Databricks Runtime 7.3 LTS for Genomics
Databricks released this image in September 2020. It was declared Long Term Support (LTS) in October 2020.
Databricks Runtime 7.3 LTS for Genomics is a version of Databricks Runtime 7.3 LTS optimized for working with genomic and biomedical data. It is a component of the Databricks Unified Analytics Platform for Genomics.
Note
Databricks Runtime for Genomics is deprecated. Databricks is no longer building new Databricks Runtime for Genomics releases and will remove support for Databricks Runtime for Genomics on September 24, 2022, when Databricks Runtime for Genomics 7.3 LTS support ends. At that point Databricks Runtime for Genomics will no longer be available for selection when you create a cluster. For more information about the Databricks Runtime deprecation policy and schedule, see Supported Databricks runtime releases and support schedule. Bioinformatics libraries that were part of the runtime have been released as Docker Containers, which you can find on the ProjectGlow Dockerhub page.

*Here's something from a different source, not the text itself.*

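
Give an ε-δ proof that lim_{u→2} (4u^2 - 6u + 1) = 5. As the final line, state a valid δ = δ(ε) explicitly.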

For more information, including instructions for creating a Databricks Runtime for Genomics cluster, see Databricks Runtime for Genomics (Deprecated). For more information on developing genomics applications, see Genomics guide.
For help with migration from Databricks Runtime 6.x to Databricks Runtime 7.3 LTS, see Databricks Runtime 7.x migration guide.
New features
Databricks Runtime 7.3 LTS for Genomics is built on top of Databricks Runtime 7.3 LTS. For information on what’s new in Databricks Runtime 7.3 LTS, see the Databricks Runtime 7.3 LTS release notes.
Support for reading BGEN files with uncompressed or zstd-compressed genotypes
Glow now supports reading BGEN files containing
SNP block probability data that is uncompressed or compressed using zstandard’s ZSTD_compress()
function, in
addition to the existing support for reading data compressed using zlib’s compress()
function.
Improvements
Variant liftOver performance
Performing variant liftOver with Glow is now up to 12x faster.
Faster big file upload to ABFS
Writing big files (such as VCF, BGEN and BAM) to the Azure Blob File System is now up to 2x faster.
Performance of DNASeq pipeline on autoscaling clusters
The DNASeq pipeline is now better tuned for autoscaling clusters.
Refactors
TNSeq pipeline renamed to MutSeq
The Tumor/Normal pipeline has been renamed from TNSeq to MutSeq.